When Alexa Hudson meets incoming students at the University of Utah’s First Star Academy, she knows all too well the odds stacked against them. Part of a nationwide non profit consortium, First Star is a college-readiness program for high school students in foster care, a population whose drop-out rate is 50 percent. Just 3 percent go on to college. Once these kids turn 18 and age out of the foster care support system, their prospects grow bleaker still: a quarter become homeless, and two-thirds of the boys and a third of the girls end up in prison.
First Star, by providing summer residencies on university campuses, once-a-month Saturday classes, and regular outreach and support, is able to change that downward trajectory, notes Hudson, the Utah Academy’s director since July 2018 (it launched in 2017). While her program has not yet had a graduating class, statistics from the group’s 11 other Academies are striking: 98 percent of students complete high school, and 91 percent go on to college.
“It’s all about relationships,” explains Hudson, who oversees a summer staff of some two dozen teachers, coaches, and educational specialists. “What keeps our students coming back is the love they have for each other, for the staff, and for feeling like they are a part of something.”
Hudson previously specialized in outdoor and experiential education, teaching in Alaska for a time before moving to Utah. While there, she earned her B.A. in anthropology (she also has a master’s in creative writing and pedagogy), and began teaching at Westminster College, where she is still an adjunct professor. After Williston, she had attended Wesleyan University but left in her sophomore year after her father’s death, an event she says gave her insight into “how trauma can derail an education.”
At First Star, Hudson and her staff emphasize education, life skills, and self-advocacy to counter a foster system that can be similarly disruptive.
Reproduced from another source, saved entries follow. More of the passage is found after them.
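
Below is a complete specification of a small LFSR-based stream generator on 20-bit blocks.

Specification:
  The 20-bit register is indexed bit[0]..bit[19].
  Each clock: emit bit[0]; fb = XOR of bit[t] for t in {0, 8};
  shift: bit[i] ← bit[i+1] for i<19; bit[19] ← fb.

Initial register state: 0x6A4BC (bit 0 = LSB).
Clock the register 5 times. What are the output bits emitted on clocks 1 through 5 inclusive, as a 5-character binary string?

00111

reg_0 = 0x6A4BC
clock 1: out=0, reg = 0x3525E
clock 2: out=0, reg = 0x1A92F
clock 3: out=1, reg = 0x0D497
clock 4: out=1, reg = 0x86A4B
clock 5: out=1, reg = 0xC3525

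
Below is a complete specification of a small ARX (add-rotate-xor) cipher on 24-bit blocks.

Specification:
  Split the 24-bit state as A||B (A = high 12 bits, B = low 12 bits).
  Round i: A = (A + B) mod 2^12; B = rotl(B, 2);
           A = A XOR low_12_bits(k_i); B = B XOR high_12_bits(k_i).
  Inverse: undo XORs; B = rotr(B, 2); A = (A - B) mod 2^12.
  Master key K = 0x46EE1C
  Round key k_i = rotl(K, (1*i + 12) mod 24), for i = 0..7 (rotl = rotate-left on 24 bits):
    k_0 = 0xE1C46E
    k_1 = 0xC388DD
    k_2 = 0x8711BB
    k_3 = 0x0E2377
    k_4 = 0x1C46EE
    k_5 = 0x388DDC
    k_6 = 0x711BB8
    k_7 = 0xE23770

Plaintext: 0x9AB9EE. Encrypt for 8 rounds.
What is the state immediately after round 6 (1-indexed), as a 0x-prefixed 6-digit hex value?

0x801473

s_0 = plaintext = 0x9AB9EE
s_1 = Round(s_0, k_0) = 0x7F79A6
s_2 = Round(s_1, k_1) = 0x940AA2
s_3 = Round(s_2, k_2) = 0x2592FB
s_4 = Round(s_3, k_3) = 0x623B0E
s_5 = Round(s_4, k_4) = 0x7DFDFE
s_6 = Round(s_5, k_5) = 0x801473
s_7 = Round(s_6, k_6) = 0x7CC6DC
s_8 = Round(s_7, k_7) = 0x9D8552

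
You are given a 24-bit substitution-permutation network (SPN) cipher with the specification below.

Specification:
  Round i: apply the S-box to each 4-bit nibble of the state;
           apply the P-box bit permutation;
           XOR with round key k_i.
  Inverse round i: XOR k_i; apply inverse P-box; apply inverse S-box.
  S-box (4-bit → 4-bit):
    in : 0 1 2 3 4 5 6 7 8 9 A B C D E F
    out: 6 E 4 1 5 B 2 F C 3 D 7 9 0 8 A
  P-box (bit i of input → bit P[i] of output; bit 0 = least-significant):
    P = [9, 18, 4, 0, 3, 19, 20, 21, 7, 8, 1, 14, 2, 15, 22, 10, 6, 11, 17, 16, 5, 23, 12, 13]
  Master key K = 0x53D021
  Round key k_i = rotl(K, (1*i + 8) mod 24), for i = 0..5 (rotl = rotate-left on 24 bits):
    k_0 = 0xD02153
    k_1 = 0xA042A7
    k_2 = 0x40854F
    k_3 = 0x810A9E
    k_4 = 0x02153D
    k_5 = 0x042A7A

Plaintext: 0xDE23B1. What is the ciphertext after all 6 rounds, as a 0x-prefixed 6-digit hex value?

0x045D97

s_0 = plaintext = 0xDE23B1
s_1 = Round(s_0, k_0) = 0x8D21CA
s_2 = Round(s_1, k_1) = 0xC031BC
s_3 = Round(s_2, k_2) = 0x5AEE60
s_4 = Round(s_3, k_3) = 0x0E6EEE
s_5 = Round(s_4, k_4) = 0xA3C53C
s_6 = Round(s_5, k_5) = 0x045D97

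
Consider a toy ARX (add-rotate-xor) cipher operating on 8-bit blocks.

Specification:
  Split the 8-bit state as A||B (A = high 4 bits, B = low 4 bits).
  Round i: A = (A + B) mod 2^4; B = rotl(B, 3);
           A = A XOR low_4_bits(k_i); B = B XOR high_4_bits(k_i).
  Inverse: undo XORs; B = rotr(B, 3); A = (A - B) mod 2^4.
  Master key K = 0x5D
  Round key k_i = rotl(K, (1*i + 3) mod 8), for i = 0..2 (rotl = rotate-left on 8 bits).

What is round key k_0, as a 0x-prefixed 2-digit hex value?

K = 0x5D
k_0 = rotl(K, (1*0+3) mod 8) = rotl(K, 3) = 0xEA

0xEA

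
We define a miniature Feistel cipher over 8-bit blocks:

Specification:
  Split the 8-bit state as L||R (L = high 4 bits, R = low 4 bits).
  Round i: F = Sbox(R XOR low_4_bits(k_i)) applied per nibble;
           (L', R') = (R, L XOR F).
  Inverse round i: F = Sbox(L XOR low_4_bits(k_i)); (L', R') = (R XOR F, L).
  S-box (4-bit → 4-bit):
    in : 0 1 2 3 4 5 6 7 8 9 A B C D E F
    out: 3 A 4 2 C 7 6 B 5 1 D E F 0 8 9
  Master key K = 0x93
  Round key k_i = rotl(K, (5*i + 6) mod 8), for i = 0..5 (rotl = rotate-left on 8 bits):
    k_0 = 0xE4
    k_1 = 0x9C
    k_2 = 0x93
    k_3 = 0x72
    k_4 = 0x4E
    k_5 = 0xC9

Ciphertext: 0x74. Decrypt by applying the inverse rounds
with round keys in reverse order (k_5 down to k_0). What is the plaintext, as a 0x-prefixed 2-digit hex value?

0xF3

s_0 = ciphertext = 0x74
s_1 = InvRound(s_0, k_5) = 0xC7
s_2 = InvRound(s_1, k_4) = 0x3C
s_3 = InvRound(s_2, k_3) = 0x63
s_4 = InvRound(s_3, k_2) = 0x46
s_5 = InvRound(s_4, k_1) = 0x34
s_6 = InvRound(s_5, k_0) = 0xF3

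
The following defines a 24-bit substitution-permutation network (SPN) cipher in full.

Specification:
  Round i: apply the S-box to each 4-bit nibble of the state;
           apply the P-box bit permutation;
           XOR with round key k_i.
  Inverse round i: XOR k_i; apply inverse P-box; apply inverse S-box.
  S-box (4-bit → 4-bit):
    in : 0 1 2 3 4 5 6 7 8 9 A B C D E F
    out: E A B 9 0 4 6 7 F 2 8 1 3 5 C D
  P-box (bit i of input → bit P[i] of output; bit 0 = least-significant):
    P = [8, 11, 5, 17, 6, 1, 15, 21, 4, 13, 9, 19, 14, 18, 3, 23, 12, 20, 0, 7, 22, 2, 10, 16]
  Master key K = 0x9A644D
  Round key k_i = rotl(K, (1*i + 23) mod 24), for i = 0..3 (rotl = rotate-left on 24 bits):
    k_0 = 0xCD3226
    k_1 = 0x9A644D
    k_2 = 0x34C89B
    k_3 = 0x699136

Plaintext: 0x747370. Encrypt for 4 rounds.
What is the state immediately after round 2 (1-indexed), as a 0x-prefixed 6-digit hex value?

0x51BBE1

s_0 = plaintext = 0x747370
s_1 = Round(s_0, k_0) = 0x83FE58
s_2 = Round(s_1, k_1) = 0x51BBE1
s_3 = Round(s_2, k_2) = 0x06040B
s_4 = Round(s_3, k_3) = 0xDC1439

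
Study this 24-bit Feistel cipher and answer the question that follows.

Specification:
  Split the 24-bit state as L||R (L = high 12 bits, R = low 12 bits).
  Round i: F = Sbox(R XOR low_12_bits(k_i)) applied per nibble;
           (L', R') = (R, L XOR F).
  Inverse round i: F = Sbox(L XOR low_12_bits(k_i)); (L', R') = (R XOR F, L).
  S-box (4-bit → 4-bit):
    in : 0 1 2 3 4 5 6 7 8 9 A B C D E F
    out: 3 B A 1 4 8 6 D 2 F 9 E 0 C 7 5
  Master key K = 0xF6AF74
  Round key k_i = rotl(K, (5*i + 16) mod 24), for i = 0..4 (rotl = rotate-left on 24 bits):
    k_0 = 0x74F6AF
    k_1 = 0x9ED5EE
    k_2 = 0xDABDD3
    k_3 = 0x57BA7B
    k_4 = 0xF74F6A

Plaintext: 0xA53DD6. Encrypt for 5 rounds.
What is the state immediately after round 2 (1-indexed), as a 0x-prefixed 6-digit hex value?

0x48C6BC

s_0 = plaintext = 0xA53DD6
s_1 = Round(s_0, k_0) = 0xDD648C
s_2 = Round(s_1, k_1) = 0x48C6BC
s_3 = Round(s_2, k_2) = 0x6BCAE9
s_4 = Round(s_3, k_3) = 0xAE9546
s_5 = Round(s_4, k_4) = 0x546349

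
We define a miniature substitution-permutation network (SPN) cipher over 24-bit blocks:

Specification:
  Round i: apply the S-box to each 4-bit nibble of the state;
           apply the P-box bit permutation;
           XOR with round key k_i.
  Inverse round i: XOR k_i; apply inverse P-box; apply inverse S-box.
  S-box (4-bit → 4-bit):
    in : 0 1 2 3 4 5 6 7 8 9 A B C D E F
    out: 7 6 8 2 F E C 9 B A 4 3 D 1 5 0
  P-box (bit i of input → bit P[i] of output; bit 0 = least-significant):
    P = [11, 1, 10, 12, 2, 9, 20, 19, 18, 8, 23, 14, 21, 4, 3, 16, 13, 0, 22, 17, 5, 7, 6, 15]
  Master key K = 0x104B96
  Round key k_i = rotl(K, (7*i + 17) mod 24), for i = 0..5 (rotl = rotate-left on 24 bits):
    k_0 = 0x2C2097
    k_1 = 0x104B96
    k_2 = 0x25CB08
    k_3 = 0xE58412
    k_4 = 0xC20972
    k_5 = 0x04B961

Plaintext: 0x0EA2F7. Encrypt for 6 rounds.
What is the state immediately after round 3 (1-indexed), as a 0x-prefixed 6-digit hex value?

0xBD4FC4

s_0 = plaintext = 0x0EA2F7
s_1 = Round(s_0, k_0) = 0x6C587F
s_2 = Round(s_1, k_1) = 0x5FAACA
s_3 = Round(s_2, k_2) = 0xBD4FC4
s_4 = Round(s_3, k_3) = 0xDCB8AC
s_5 = Round(s_4, k_4) = 0xB47442
s_6 = Round(s_5, k_5) = 0xFBCAC4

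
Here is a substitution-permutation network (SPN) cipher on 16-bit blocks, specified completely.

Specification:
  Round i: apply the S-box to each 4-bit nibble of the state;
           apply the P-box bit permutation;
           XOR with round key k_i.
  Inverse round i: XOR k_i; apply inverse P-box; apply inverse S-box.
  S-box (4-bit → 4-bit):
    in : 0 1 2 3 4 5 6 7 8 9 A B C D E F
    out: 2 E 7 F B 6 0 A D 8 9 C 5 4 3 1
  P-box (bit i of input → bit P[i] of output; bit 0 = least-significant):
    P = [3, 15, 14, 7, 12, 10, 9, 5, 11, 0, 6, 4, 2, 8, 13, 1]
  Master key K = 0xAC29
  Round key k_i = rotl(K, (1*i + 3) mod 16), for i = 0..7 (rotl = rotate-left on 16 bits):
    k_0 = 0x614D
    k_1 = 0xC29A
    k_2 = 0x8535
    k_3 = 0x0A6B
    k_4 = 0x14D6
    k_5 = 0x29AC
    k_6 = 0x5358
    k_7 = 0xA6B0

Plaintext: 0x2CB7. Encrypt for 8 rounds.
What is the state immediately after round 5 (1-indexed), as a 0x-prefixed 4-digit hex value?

s_0 = plaintext = 0x2CB7
s_1 = Round(s_0, k_0) = 0xCAA9
s_2 = Round(s_1, k_1) = 0xFA2E
s_3 = Round(s_2, k_2) = 0x1B29
s_4 = Round(s_3, k_3) = 0x3DB9
s_5 = Round(s_4, k_4) = 0x3730
s_6 = Round(s_5, k_5) = 0x9E9B
s_7 = Round(s_6, k_6) = 0x1BFB
s_8 = Round(s_7, k_7) = 0xD762

0x3730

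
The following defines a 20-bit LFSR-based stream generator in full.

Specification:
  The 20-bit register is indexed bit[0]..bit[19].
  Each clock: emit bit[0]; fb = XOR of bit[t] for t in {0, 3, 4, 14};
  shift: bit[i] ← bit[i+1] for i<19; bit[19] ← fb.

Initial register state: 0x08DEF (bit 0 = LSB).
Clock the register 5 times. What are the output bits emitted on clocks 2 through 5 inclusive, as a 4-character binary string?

1110

reg_0 = 0x08DEF
clock 1: out=1, reg = 0x046F7
clock 2: out=1, reg = 0x8237B
clock 3: out=1, reg = 0xC11BD
clock 4: out=1, reg = 0xE08DE
clock 5: out=0, reg = 0x7046F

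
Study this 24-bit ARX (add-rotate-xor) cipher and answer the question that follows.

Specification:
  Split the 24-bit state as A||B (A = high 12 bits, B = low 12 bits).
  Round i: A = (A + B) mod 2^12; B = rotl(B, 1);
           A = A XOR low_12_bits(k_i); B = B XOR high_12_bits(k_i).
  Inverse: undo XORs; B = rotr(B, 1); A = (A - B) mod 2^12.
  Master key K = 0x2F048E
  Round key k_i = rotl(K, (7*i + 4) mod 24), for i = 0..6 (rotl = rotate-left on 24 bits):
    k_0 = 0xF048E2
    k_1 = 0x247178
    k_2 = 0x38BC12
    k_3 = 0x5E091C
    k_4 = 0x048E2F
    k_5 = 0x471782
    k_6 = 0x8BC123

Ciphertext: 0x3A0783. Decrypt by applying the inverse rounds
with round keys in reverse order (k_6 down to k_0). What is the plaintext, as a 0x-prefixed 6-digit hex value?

s_0 = ciphertext = 0x3A0783
s_1 = InvRound(s_0, k_6) = 0x2E4F9F
s_2 = InvRound(s_1, k_5) = 0xF6F5F7
s_3 = InvRound(s_2, k_4) = 0x661ADF
s_4 = InvRound(s_3, k_3) = 0xFDEF9F
s_5 = InvRound(s_4, k_2) = 0xDC260A
s_6 = InvRound(s_5, k_1) = 0x294A26
s_7 = InvRound(s_6, k_0) = 0x7E5291

0x7E5291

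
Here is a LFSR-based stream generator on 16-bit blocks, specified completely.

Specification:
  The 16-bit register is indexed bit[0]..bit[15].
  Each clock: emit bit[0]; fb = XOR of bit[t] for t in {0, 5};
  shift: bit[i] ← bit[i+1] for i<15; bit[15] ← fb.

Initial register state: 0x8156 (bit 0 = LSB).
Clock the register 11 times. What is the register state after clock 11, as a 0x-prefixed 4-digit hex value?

reg_0 = 0x8156
clock 1: out=0, reg = 0x40AB
clock 2: out=1, reg = 0x2055
clock 3: out=1, reg = 0x902A
clock 4: out=0, reg = 0xC815
clock 5: out=1, reg = 0xE40A
clock 6: out=0, reg = 0x7205
clock 7: out=1, reg = 0xB902
clock 8: out=0, reg = 0x5C81
clock 9: out=1, reg = 0xAE40
clock 10: out=0, reg = 0x5720
clock 11: out=0, reg = 0xAB90

0xAB90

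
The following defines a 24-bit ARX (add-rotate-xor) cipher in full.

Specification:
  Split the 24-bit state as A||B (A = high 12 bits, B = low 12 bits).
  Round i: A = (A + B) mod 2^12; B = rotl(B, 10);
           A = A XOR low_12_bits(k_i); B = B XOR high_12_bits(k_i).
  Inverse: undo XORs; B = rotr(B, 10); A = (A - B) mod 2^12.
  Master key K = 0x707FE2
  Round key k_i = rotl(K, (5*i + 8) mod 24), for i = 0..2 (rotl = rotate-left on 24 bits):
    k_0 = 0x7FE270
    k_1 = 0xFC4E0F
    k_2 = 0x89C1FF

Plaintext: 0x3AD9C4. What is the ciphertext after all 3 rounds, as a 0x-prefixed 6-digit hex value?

0xCB9435

s_0 = plaintext = 0x3AD9C4
s_1 = Round(s_0, k_0) = 0xF0158F
s_2 = Round(s_1, k_1) = 0xA9F2A7
s_3 = Round(s_2, k_2) = 0xCB9435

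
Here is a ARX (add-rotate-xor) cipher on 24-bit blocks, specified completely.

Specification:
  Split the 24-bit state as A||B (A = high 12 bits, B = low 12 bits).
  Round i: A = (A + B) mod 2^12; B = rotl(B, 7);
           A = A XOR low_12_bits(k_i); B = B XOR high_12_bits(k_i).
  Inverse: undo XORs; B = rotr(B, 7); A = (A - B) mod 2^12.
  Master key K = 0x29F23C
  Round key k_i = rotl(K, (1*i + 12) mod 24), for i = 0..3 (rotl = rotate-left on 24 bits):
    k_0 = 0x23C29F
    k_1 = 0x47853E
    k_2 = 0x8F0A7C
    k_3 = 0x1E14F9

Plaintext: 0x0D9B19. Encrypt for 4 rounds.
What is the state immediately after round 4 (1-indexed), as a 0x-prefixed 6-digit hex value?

s_0 = plaintext = 0x0D9B19
s_1 = Round(s_0, k_0) = 0x96DEE4
s_2 = Round(s_1, k_1) = 0xD6F60F
s_3 = Round(s_2, k_2) = 0x902F40
s_4 = Round(s_3, k_3) = 0xCBB19B

0xCBB19B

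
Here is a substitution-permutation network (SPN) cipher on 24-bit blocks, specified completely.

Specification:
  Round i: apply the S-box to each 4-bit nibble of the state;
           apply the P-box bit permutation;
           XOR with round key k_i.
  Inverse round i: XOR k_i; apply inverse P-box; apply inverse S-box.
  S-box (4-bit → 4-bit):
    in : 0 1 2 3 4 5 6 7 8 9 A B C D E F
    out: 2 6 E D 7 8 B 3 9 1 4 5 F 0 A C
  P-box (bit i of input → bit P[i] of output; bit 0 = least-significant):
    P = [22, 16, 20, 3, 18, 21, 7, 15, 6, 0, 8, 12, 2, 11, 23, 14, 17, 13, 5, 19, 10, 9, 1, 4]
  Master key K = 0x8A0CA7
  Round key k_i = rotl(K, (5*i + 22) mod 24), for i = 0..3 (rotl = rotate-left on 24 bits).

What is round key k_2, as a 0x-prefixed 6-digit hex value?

K = 0x8A0CA7
k_0 = rotl(K, (5*0+22) mod 24) = rotl(K, 22) = 0xE28329
k_1 = rotl(K, (5*1+22) mod 24) = rotl(K, 3) = 0x50653C
k_2 = rotl(K, (5*2+22) mod 24) = rotl(K, 8) = 0x0CA78A

0x0CA78A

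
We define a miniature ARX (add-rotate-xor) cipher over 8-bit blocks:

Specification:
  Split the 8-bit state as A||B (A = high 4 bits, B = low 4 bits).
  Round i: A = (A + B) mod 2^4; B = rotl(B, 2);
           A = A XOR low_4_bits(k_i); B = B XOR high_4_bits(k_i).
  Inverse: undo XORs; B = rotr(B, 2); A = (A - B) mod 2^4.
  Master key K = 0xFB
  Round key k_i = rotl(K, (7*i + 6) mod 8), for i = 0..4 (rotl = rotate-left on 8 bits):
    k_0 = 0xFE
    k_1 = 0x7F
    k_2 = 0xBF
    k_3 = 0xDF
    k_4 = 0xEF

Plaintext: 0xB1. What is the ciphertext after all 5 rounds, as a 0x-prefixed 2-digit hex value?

s_0 = plaintext = 0xB1
s_1 = Round(s_0, k_0) = 0x2B
s_2 = Round(s_1, k_1) = 0x29
s_3 = Round(s_2, k_2) = 0x4D
s_4 = Round(s_3, k_3) = 0xEA
s_5 = Round(s_4, k_4) = 0x74

0x74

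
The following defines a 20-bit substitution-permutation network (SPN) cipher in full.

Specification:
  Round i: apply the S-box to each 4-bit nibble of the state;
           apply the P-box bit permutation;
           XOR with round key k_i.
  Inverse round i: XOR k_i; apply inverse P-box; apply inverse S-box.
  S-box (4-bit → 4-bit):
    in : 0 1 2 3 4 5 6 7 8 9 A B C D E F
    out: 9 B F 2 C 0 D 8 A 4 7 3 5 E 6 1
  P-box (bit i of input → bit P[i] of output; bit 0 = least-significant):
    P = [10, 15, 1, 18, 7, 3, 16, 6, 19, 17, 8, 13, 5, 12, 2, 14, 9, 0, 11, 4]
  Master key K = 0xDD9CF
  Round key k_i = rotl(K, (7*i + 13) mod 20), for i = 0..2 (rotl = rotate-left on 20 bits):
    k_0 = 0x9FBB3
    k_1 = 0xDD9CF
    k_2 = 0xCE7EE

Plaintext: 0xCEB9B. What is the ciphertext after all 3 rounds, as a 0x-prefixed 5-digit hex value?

0xA6BA8

s_0 = plaintext = 0xCEB9B
s_1 = Round(s_0, k_0) = 0x265B7
s_2 = Round(s_1, k_1) = 0x99372
s_3 = Round(s_2, k_2) = 0xA6BA8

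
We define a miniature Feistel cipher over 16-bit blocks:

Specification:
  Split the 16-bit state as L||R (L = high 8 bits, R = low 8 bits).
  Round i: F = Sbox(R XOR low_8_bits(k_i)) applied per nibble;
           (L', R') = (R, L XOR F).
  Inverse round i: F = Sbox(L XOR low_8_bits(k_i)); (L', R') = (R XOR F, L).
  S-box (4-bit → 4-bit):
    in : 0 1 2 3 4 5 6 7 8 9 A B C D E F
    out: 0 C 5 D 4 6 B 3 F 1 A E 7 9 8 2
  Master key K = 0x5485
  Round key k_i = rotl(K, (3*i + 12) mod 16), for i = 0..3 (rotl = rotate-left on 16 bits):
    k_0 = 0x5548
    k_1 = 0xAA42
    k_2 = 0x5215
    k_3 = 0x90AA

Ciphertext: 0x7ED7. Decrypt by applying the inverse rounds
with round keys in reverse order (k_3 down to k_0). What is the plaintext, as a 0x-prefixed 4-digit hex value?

s_0 = ciphertext = 0x7ED7
s_1 = InvRound(s_0, k_3) = 0x437E
s_2 = InvRound(s_1, k_2) = 0x1543
s_3 = InvRound(s_2, k_1) = 0x2015
s_4 = InvRound(s_3, k_0) = 0xAA20

0xAA20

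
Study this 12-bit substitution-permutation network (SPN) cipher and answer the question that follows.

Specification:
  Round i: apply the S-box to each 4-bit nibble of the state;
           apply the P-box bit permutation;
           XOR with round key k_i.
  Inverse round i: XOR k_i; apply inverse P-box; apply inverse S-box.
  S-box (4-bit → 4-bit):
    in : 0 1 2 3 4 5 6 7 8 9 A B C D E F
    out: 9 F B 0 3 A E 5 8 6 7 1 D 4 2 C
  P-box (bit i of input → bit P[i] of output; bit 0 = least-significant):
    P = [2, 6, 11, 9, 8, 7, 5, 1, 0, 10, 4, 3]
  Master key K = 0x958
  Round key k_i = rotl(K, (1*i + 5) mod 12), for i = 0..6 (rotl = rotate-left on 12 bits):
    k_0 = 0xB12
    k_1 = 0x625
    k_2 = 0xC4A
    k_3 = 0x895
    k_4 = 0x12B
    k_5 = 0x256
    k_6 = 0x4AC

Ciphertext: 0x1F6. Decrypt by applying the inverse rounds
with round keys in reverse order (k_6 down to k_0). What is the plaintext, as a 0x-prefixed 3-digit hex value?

s_0 = ciphertext = 0x1F6
s_1 = InvRound(s_0, k_6) = 0x60E
s_2 = InvRound(s_1, k_5) = 0x63E
s_3 = InvRound(s_2, k_4) = 0xAB0
s_4 = InvRound(s_3, k_3) = 0xBD0
s_5 = InvRound(s_4, k_2) = 0x628
s_6 = InvRound(s_5, k_1) = 0x03B
s_7 = InvRound(s_6, k_0) = 0x07F

0x07F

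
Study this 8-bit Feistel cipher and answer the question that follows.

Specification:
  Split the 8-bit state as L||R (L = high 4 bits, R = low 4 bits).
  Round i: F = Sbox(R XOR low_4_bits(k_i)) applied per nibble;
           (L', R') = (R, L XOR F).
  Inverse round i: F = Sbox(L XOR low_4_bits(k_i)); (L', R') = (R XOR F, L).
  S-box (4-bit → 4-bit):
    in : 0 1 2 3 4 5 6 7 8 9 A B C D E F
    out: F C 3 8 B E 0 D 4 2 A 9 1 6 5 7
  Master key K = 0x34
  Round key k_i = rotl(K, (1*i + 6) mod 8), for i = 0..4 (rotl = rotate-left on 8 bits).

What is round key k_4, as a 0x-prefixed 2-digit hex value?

0xD0

K = 0x34
k_0 = rotl(K, (1*0+6) mod 8) = rotl(K, 6) = 0x0D
k_1 = rotl(K, (1*1+6) mod 8) = rotl(K, 7) = 0x1A
k_2 = rotl(K, (1*2+6) mod 8) = rotl(K, 0) = 0x34
k_3 = rotl(K, (1*3+6) mod 8) = rotl(K, 1) = 0x68
k_4 = rotl(K, (1*4+6) mod 8) = rotl(K, 2) = 0xD0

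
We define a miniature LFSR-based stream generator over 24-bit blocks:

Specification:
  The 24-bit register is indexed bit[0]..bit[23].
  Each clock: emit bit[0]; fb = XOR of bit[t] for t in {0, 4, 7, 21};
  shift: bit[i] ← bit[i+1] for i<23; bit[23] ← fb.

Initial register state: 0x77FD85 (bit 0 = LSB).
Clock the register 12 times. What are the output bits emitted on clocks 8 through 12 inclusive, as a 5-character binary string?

11011

reg_0 = 0x77FD85
clock 1: out=1, reg = 0xBBFEC2
clock 2: out=0, reg = 0x5DFF61
clock 3: out=1, reg = 0xAEFFB0
clock 4: out=0, reg = 0xD77FD8
clock 5: out=0, reg = 0x6BBFEC
clock 6: out=0, reg = 0x35DFF6
clock 7: out=0, reg = 0x9AEFFB
clock 8: out=1, reg = 0xCD77FD
clock 9: out=1, reg = 0xE6BBFE
clock 10: out=0, reg = 0xF35DFF
clock 11: out=1, reg = 0x79AEFF
clock 12: out=1, reg = 0x3CD77F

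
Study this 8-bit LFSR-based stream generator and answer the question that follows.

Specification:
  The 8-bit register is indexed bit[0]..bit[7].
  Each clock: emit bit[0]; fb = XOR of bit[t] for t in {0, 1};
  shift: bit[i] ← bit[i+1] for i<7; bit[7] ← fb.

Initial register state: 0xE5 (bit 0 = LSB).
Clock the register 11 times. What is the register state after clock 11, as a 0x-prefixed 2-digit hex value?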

Foster youth are frequently required to change schools, ending up years behind their peers academically. First Star, founded by educator and filmmaker Peter Samuelson in 1999, offers the stability and support many desperately need. “They stay with us through all four years of their high school time, and we are with them regardless of changing placements or getting adopted or getting reunified with their biological families,” Hudson explains. “We can be fairly involved in their lives, troubleshooting any things that may arise that cause academic instability.”
In her work building her school’s community, Hudson says she reflects often on her experience at Williston. “I think a lot about the respect and privilege that I experienced between staff and students,” she says. “When I was there, it was something I took for granted and now understand to be something special. It existed at Williston to a very high degree and it impacted my sense of self, my confidence, and the idea that I’m respectable and capable. And that’s what we are trying to emulate here.”
Next up for Hudson: launching a new First Star program at the university to help students as they transition to college—and to provide support until graduation.